Previous research had yet to show any reactivity between syncytin-1 and the SARS-CoV-2 spike proteins. However, this study, published in ASRM's Fertility & Sterility Reports, by Dr Randy Morris, head of the IVF1 fertility clinic in Chicago, Illinois was the first to use human data.
The pregnancy rates of 143 women were examined, 88 of whom had tested negative for COVID-19 antibodies, and 55 women who had tested positive. Twenty of the women with antibodies had been previously infected with COVID-19 whilst 35 had received the Pfizer or Moderna mRNA COVID-19 vaccines.
In vitro frozen embryo transfer was used as a model to assess the impact of COVID-19 on the rates of embryo implantation within the endometrium. Before the transfer of a blastocyst-stage embryo into their uterus, each woman underwent treatments to raise their oestrogen and progesterone levels in order to thicken their endometrium linings.
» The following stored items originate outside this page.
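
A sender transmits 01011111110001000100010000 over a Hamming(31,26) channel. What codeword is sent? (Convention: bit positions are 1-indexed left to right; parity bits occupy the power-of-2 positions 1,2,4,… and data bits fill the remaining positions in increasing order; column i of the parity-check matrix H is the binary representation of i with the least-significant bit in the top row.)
Codeword c = d · G (mod 2), d = 01011111110001000100010000:
  c[0] = d·G[:,0] = (01011111110001000100010000)·(11011010101101010101010101) mod 2 = 0+1+0+1+1+0+1+0+1+0+0+0+0+1+0+0+0+1+0+0+0+1+0+0+0+0 mod 2 = 0
  c[1] = d·G[:,1] = (01011111110001000100010000)·(10110110011011001100110011) mod 2 = 0+0+0+1+0+1+1+0+0+1+0+0+0+1+0+0+0+1+0+0+0+1+0+0+0+0 mod 2 = 1
  c[2] = d·G[:,2] = (01011111110001000100010000)·(10000000000000000000000000) mod 2 = 0+0+0+0+0+0+0+0+0+0+0+0+0+0+0+0+0+0+0+0+0+0+0+0+0+0 mod 2 = 0
  c[3] = d·G[:,3] = (01011111110001000100010000)·(01110001111000111100001111) mod 2 = 0+1+0+1+0+0+0+1+1+1+0+0+0+0+0+0+0+1+0+0+0+0+0+0+0+0 mod 2 = 0
  c[4] = d·G[:,4] = (01011111110001000100010000)·(01000000000000000000000000) mod 2 = 0+1+0+0+0+0+0+0+0+0+0+0+0+0+0+0+0+0+0+0+0+0+0+0+0+0 mod 2 = 1
  c[5] = d·G[:,5] = (01011111110001000100010000)·(00100000000000000000000000) mod 2 = 0+0+0+0+0+0+0+0+0+0+0+0+0+0+0+0+0+0+0+0+0+0+0+0+0+0 mod 2 = 0
  c[6] = d·G[:,6] = (01011111110001000100010000)·(00010000000000000000000000) mod 2 = 0+0+0+1+0+0+0+0+0+0+0+0+0+0+0+0+0+0+0+0+0+0+0+0+0+0 mod 2 = 1
  c[7] = d·G[:,7] = (01011111110001000100010000)·(00001111111000000011111111) mod 2 = 0+0+0+0+1+1+1+1+1+1+0+0+0+0+0+0+0+0+0+0+0+1+0+0+0+0 mod 2 = 1
  c[8] = d·G[:,8] = (01011111110001000100010000)·(00001000000000000000000000) mod 2 = 0+0+0+0+1+0+0+0+0+0+0+0+0+0+0+0+0+0+0+0+0+0+0+0+0+0 mod 2 = 1
  c[9] = d·G[:,9] = (01011111110001000100010000)·(00000100000000000000000000) mod 2 = 0+0+0+0+0+1+0+0+0+0+0+0+0+0+0+0+0+0+0+0+0+0+0+0+0+0 mod 2 = 1
  c[10] = d·G[:,10] = (01011111110001000100010000)·(00000010000000000000000000) mod 2 = 0+0+0+0+0+0+1+0+0+0+0+0+0+0+0+0+0+0+0+0+0+0+0+0+0+0 mod 2 = 1
  c[11] = d·G[:,11] = (01011111110001000100010000)·(00000001000000000000000000) mod 2 = 0+0+0+0+0+0+0+1+0+0+0+0+0+0+0+0+0+0+0+0+0+0+0+0+0+0 mod 2 = 1
  c[12] = d·G[:,12] = (01011111110001000100010000)·(00000000100000000000000000) mod 2 = 0+0+0+0+0+0+0+0+1+0+0+0+0+0+0+0+0+0+0+0+0+0+0+0+0+0 mod 2 = 1
  c[13] = d·G[:,13] = (01011111110001000100010000)·(00000000010000000000000000) mod 2 = 0+0+0+0+0+0+0+0+0+1+0+0+0+0+0+0+0+0+0+0+0+0+0+0+0+0 mod 2 = 1
  c[14] = d·G[:,14] = (01011111110001000100010000)·(00000000001000000000000000) mod 2 = 0+0+0+0+0+0+0+0+0+0+0+0+0+0+0+0+0+0+0+0+0+0+0+0+0+0 mod 2 = 0
  c[15] = d·G[:,15] = (01011111110001000100010000)·(00000000000111111111111111) mod 2 = 0+0+0+0+0+0+0+0+0+0+0+0+0+1+0+0+0+1+0+0+0+1+0+0+0+0 mod 2 = 1
  c[16] = d·G[:,16] = (01011111110001000100010000)·(00000000000100000000000000) mod 2 = 0+0+0+0+0+0+0+0+0+0+0+0+0+0+0+0+0+0+0+0+0+0+0+0+0+0 mod 2 = 0
  c[17] = d·G[:,17] = (01011111110001000100010000)·(00000000000010000000000000) mod 2 = 0+0+0+0+0+0+0+0+0+0+0+0+0+0+0+0+0+0+0+0+0+0+0+0+0+0 mod 2 = 0
  c[18] = d·G[:,18] = (01011111110001000100010000)·(00000000000001000000000000) mod 2 = 0+0+0+0+0+0+0+0+0+0+0+0+0+1+0+0+0+0+0+0+0+0+0+0+0+0 mod 2 = 1
  c[19] = d·G[:,19] = (01011111110001000100010000)·(00000000000000100000000000) mod 2 = 0+0+0+0+0+0+0+0+0+0+0+0+0+0+0+0+0+0+0+0+0+0+0+0+0+0 mod 2 = 0
  c[20] = d·G[:,20] = (01011111110001000100010000)·(00000000000000010000000000) mod 2 = 0+0+0+0+0+0+0+0+0+0+0+0+0+0+0+0+0+0+0+0+0+0+0+0+0+0 mod 2 = 0
  c[21] = d·G[:,21] = (01011111110001000100010000)·(00000000000000001000000000) mod 2 = 0+0+0+0+0+0+0+0+0+0+0+0+0+0+0+0+0+0+0+0+0+0+0+0+0+0 mod 2 = 0
  c[22] = d·G[:,22] = (01011111110001000100010000)·(00000000000000000100000000) mod 2 = 0+0+0+0+0+0+0+0+0+0+0+0+0+0+0+0+0+1+0+0+0+0+0+0+0+0 mod 2 = 1
  c[23] = d·G[:,23] = (01011111110001000100010000)·(00000000000000000010000000) mod 2 = 0+0+0+0+0+0+0+0+0+0+0+0+0+0+0+0+0+0+0+0+0+0+0+0+0+0 mod 2 = 0
  c[24] = d·G[:,24] = (01011111110001000100010000)·(00000000000000000001000000) mod 2 = 0+0+0+0+0+0+0+0+0+0+0+0+0+0+0+0+0+0+0+0+0+0+0+0+0+0 mod 2 = 0
  c[25] = d·G[:,25] = (01011111110001000100010000)·(00000000000000000000100000) mod 2 = 0+0+0+0+0+0+0+0+0+0+0+0+0+0+0+0+0+0+0+0+0+0+0+0+0+0 mod 2 = 0
  c[26] = d·G[:,26] = (01011111110001000100010000)·(00000000000000000000010000) mod 2 = 0+0+0+0+0+0+0+0+0+0+0+0+0+0+0+0+0+0+0+0+0+1+0+0+0+0 mod 2 = 1
  c[27] = d·G[:,27] = (01011111110001000100010000)·(00000000000000000000001000) mod 2 = 0+0+0+0+0+0+0+0+0+0+0+0+0+0+0+0+0+0+0+0+0+0+0+0+0+0 mod 2 = 0
  c[28] = d·G[:,28] = (01011111110001000100010000)·(00000000000000000000000100) mod 2 = 0+0+0+0+0+0+0+0+0+0+0+0+0+0+0+0+0+0+0+0+0+0+0+0+0+0 mod 2 = 0
  c[29] = d·G[:,29] = (01011111110001000100010000)·(00000000000000000000000010) mod 2 = 0+0+0+0+0+0+0+0+0+0+0+0+0+0+0+0+0+0+0+0+0+0+0+0+0+0 mod 2 = 0
  c[30] = d·G[:,30] = (01011111110001000100010000)·(00000000000000000000000001) mod 2 = 0+0+0+0+0+0+0+0+0+0+0+0+0+0+0+0+0+0+0+0+0+0+0+0+0+0 mod 2 = 0
Codeword = 0100101111111101001000100010000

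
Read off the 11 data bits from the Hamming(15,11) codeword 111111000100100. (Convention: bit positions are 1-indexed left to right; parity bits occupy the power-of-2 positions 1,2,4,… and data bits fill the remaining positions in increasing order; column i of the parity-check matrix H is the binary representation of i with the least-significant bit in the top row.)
Parity bits occupy power-of-2 positions; data bits are at positions {3,5,6,7,9,10,11,12,13,14,15} (1-indexed).
Extract: c[3]=1 c[5]=1 c[6]=1 c[7]=0 c[9]=0 c[10]=1 c[11]=0 c[12]=0 c[13]=1 c[14]=0 c[15]=0
Data = 11100100100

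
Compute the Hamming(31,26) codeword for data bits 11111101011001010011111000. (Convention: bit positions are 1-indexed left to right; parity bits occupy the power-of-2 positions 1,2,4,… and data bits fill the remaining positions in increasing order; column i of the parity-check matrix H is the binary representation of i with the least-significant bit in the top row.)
Codeword c = d · G (mod 2), d = 11111101011001010011111000:
  c[0] = d·G[:,0] = (11111101011001010011111000)·(11011010101101010101010101) mod 2 = 1+1+0+1+1+0+0+0+0+0+1+0+0+1+0+1+0+0+0+1+0+1+0+0+0+0 mod 2 = 1
  c[1] = d·G[:,1] = (11111101011001010011111000)·(10110110011011001100110011) mod 2 = 1+0+1+1+0+1+0+0+0+1+1+0+0+1+0+0+0+0+0+0+1+1+0+0+0+0 mod 2 = 1
  c[2] = d·G[:,2] = (11111101011001010011111000)·(10000000000000000000000000) mod 2 = 1+0+0+0+0+0+0+0+0+0+0+0+0+0+0+0+0+0+0+0+0+0+0+0+0+0 mod 2 = 1
  c[3] = d·G[:,3] = (11111101011001010011111000)·(01110001111000111100001111) mod 2 = 0+1+1+1+0+0+0+1+0+1+1+0+0+0+0+1+0+0+0+0+0+0+1+0+0+0 mod 2 = 0
  c[4] = d·G[:,4] = (11111101011001010011111000)·(01000000000000000000000000) mod 2 = 0+1+0+0+0+0+0+0+0+0+0+0+0+0+0+0+0+0+0+0+0+0+0+0+0+0 mod 2 = 1
  c[5] = d·G[:,5] = (11111101011001010011111000)·(00100000000000000000000000) mod 2 = 0+0+1+0+0+0+0+0+0+0+0+0+0+0+0+0+0+0+0+0+0+0+0+0+0+0 mod 2 = 1
  c[6] = d·G[:,6] = (11111101011001010011111000)·(00010000000000000000000000) mod 2 = 0+0+0+1+0+0+0+0+0+0+0+0+0+0+0+0+0+0+0+0+0+0+0+0+0+0 mod 2 = 1
  c[7] = d·G[:,7] = (11111101011001010011111000)·(00001111111000000011111111) mod 2 = 0+0+0+0+1+1+0+1+0+1+1+0+0+0+0+0+0+0+1+1+1+1+1+0+0+0 mod 2 = 0
  c[8] = d·G[:,8] = (11111101011001010011111000)·(00001000000000000000000000) mod 2 = 0+0+0+0+1+0+0+0+0+0+0+0+0+0+0+0+0+0+0+0+0+0+0+0+0+0 mod 2 = 1
  c[9] = d·G[:,9] = (11111101011001010011111000)·(00000100000000000000000000) mod 2 = 0+0+0+0+0+1+0+0+0+0+0+0+0+0+0+0+0+0+0+0+0+0+0+0+0+0 mod 2 = 1
  c[10] = d·G[:,10] = (11111101011001010011111000)·(00000010000000000000000000) mod 2 = 0+0+0+0+0+0+0+0+0+0+0+0+0+0+0+0+0+0+0+0+0+0+0+0+0+0 mod 2 = 0
  c[11] = d·G[:,11] = (11111101011001010011111000)·(00000001000000000000000000) mod 2 = 0+0+0+0+0+0+0+1+0+0+0+0+0+0+0+0+0+0+0+0+0+0+0+0+0+0 mod 2 = 1
  c[12] = d·G[:,12] = (11111101011001010011111000)·(00000000100000000000000000) mod 2 = 0+0+0+0+0+0+0+0+0+0+0+0+0+0+0+0+0+0+0+0+0+0+0+0+0+0 mod 2 = 0
  c[13] = d·G[:,13] = (11111101011001010011111000)·(00000000010000000000000000) mod 2 = 0+0+0+0+0+0+0+0+0+1+0+0+0+0+0+0+0+0+0+0+0+0+0+0+0+0 mod 2 = 1
  c[14] = d·G[:,14] = (11111101011001010011111000)·(00000000001000000000000000) mod 2 = 0+0+0+0+0+0+0+0+0+0+1+0+0+0+0+0+0+0+0+0+0+0+0+0+0+0 mod 2 = 1
  c[15] = d·G[:,15] = (11111101011001010011111000)·(00000000000111111111111111) mod 2 = 0+0+0+0+0+0+0+0+0+0+0+0+0+1+0+1+0+0+1+1+1+1+1+0+0+0 mod 2 = 1
  c[16] = d·G[:,16] = (11111101011001010011111000)·(00000000000100000000000000) mod 2 = 0+0+0+0+0+0+0+0+0+0+0+0+0+0+0+0+0+0+0+0+0+0+0+0+0+0 mod 2 = 0
  c[17] = d·G[:,17] = (11111101011001010011111000)·(00000000000010000000000000) mod 2 = 0+0+0+0+0+0+0+0+0+0+0+0+0+0+0+0+0+0+0+0+0+0+0+0+0+0 mod 2 = 0
  c[18] = d·G[:,18] = (11111101011001010011111000)·(00000000000001000000000000) mod 2 = 0+0+0+0+0+0+0+0+0+0+0+0+0+1+0+0+0+0+0+0+0+0+0+0+0+0 mod 2 = 1
  c[19] = d·G[:,19] = (11111101011001010011111000)·(00000000000000100000000000) mod 2 = 0+0+0+0+0+0+0+0+0+0+0+0+0+0+0+0+0+0+0+0+0+0+0+0+0+0 mod 2 = 0
  c[20] = d·G[:,20] = (11111101011001010011111000)·(00000000000000010000000000) mod 2 = 0+0+0+0+0+0+0+0+0+0+0+0+0+0+0+1+0+0+0+0+0+0+0+0+0+0 mod 2 = 1
  c[21] = d·G[:,21] = (11111101011001010011111000)·(00000000000000001000000000) mod 2 = 0+0+0+0+0+0+0+0+0+0+0+0+0+0+0+0+0+0+0+0+0+0+0+0+0+0 mod 2 = 0
  c[22] = d·G[:,22] = (11111101011001010011111000)·(00000000000000000100000000) mod 2 = 0+0+0+0+0+0+0+0+0+0+0+0+0+0+0+0+0+0+0+0+0+0+0+0+0+0 mod 2 = 0
  c[23] = d·G[:,23] = (11111101011001010011111000)·(00000000000000000010000000) mod 2 = 0+0+0+0+0+0+0+0+0+0+0+0+0+0+0+0+0+0+1+0+0+0+0+0+0+0 mod 2 = 1
  c[24] = d·G[:,24] = (11111101011001010011111000)·(00000000000000000001000000) mod 2 = 0+0+0+0+0+0+0+0+0+0+0+0+0+0+0+0+0+0+0+1+0+0+0+0+0+0 mod 2 = 1
  c[25] = d·G[:,25] = (11111101011001010011111000)·(00000000000000000000100000) mod 2 = 0+0+0+0+0+0+0+0+0+0+0+0+0+0+0+0+0+0+0+0+1+0+0+0+0+0 mod 2 = 1
  c[26] = d·G[:,26] = (11111101011001010011111000)·(00000000000000000000010000) mod 2 = 0+0+0+0+0+0+0+0+0+0+0+0+0+0+0+0+0+0+0+0+0+1+0+0+0+0 mod 2 = 1
  c[27] = d·G[:,27] = (11111101011001010011111000)·(00000000000000000000001000) mod 2 = 0+0+0+0+0+0+0+0+0+0+0+0+0+0+0+0+0+0+0+0+0+0+1+0+0+0 mod 2 = 1
  c[28] = d·G[:,28] = (11111101011001010011111000)·(00000000000000000000000100) mod 2 = 0+0+0+0+0+0+0+0+0+0+0+0+0+0+0+0+0+0+0+0+0+0+0+0+0+0 mod 2 = 0
  c[29] = d·G[:,29] = (11111101011001010011111000)·(00000000000000000000000010) mod 2 = 0+0+0+0+0+0+0+0+0+0+0+0+0+0+0+0+0+0+0+0+0+0+0+0+0+0 mod 2 = 0
  c[30] = d·G[:,30] = (11111101011001010011111000)·(00000000000000000000000001) mod 2 = 0+0+0+0+0+0+0+0+0+0+0+0+0+0+0+0+0+0+0+0+0+0+0+0+0+0 mod 2 = 0
Codeword = 1110111011010111001010011111000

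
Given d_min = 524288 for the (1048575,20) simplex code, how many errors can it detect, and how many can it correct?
Detection only: up to d_min − 1 = 524287 errors.
Correction: up to ⌊(d_min − 1)/2⌋ = ⌊524287/2⌋ = 262143 errors.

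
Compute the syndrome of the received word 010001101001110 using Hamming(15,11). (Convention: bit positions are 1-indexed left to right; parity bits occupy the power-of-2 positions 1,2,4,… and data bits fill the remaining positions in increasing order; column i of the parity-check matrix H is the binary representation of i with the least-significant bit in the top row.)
Syndrome s = H · r^T (mod 2), r = 010001101001110:
  s[0] = (101010101010101)·(010001101001110) mod 2 = 0+0+0+0+0+0+1+0+1+0+0+0+1+0+0 mod 2 = 1
  s[1] = (011001100110011)·(010001101001110) mod 2 = 0+1+0+0+0+1+1+0+0+0+0+0+0+1+0 mod 2 = 0
  s[2] = (000111100001111)·(010001101001110) mod 2 = 0+0+0+0+0+1+1+0+0+0+0+1+1+1+0 mod 2 = 1
  s[3] = (000000011111111)·(010001101001110) mod 2 = 0+0+0+0+0+0+0+0+1+0+0+1+1+1+0 mod 2 = 0
Syndrome = 1010
Non-zero syndrome: error at position 5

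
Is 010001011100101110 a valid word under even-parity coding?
Sum of all bits: 0+1+0+0+0+1+0+1+1+1+0+0+1+0+1+1+1+0 = 9; 9 mod 2 = 1. Result is 1 → parity error detected.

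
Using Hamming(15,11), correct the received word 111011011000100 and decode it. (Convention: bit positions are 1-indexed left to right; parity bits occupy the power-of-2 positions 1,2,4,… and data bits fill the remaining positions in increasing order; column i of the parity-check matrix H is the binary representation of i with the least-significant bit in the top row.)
Syndrome s = H · r^T (mod 2), r = 111011011000100:
  s[0] = (101010101010101)·(111011011000100) mod 2 = 1+0+1+0+1+0+0+0+1+0+0+0+1+0+0 mod 2 = 1
  s[1] = (011001100110011)·(111011011000100) mod 2 = 0+1+1+0+0+1+0+0+0+0+0+0+0+0+0 mod 2 = 1
  s[2] = (000111100001111)·(111011011000100) mod 2 = 0+0+0+0+1+1+0+0+0+0+0+0+1+0+0 mod 2 = 1
  s[3] = (000000011111111)·(111011011000100) mod 2 = 0+0+0+0+0+0+0+1+1+0+0+0+1+0+0 mod 2 = 1
Syndrome = 1111
Column 15 of H equals this syndrome → error at bit 15 (1-indexed).
Flip bit 15: 111011011000100 → 111011011000101
Extract data bits at positions {3,5,6,7,9,10,11,12,13,14,15}: 11101000101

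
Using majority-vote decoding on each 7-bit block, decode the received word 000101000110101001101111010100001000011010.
Split into 7-bit blocks and majority-vote each:
  block 1 = 0001010: 2 ones, 5 zeros → 0
  block 2 = 0011010: 3 ones, 4 zeros → 0
  block 3 = 1001101: 4 ones, 3 zeros → 1
  block 4 = 1110101: 5 ones, 2 zeros → 1
  block 5 = 0000100: 1 ones, 6 zeros → 0
  block 6 = 0011010: 3 ones, 4 zeros → 0
Decoded = 001100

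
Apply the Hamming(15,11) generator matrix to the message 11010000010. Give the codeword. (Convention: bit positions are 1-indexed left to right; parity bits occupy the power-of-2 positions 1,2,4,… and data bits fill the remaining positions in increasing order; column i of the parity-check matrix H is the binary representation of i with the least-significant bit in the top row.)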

Successful embryo implantation was characterised with elevated levels of human chorionic gonadotropin, a hormone produced by the placenta during pregnancy, recorded eight days after the transfer.
The reaction of over 3000 proteins found in humans, including syncytin-1, with SARS-CoV-2 antibodies was investigated in a separate study performed by scientists at Yale University School of Medicine, New Haven, Connecticut. The research, headed by Dr Akiko Iwasaki, found no such reactivity between syncytin-1 and the SARS-CoV-2 antibodies.
It is hoped that the new clinical research by Dr Morris, coupled with laboratory studies such as that of Dr Iwasaki, will provide further reassurance to many women who wish to have children, that the COVID-19 vaccines are safe with no short or long-term effects on fertility.
'This, and other studies of this nature, further reinforce the ASRM COVID Task Force guidance that, no matter where you are in the family-building process, the COVID-19 vaccine is safe and saves lives' concluded Dr Taylor.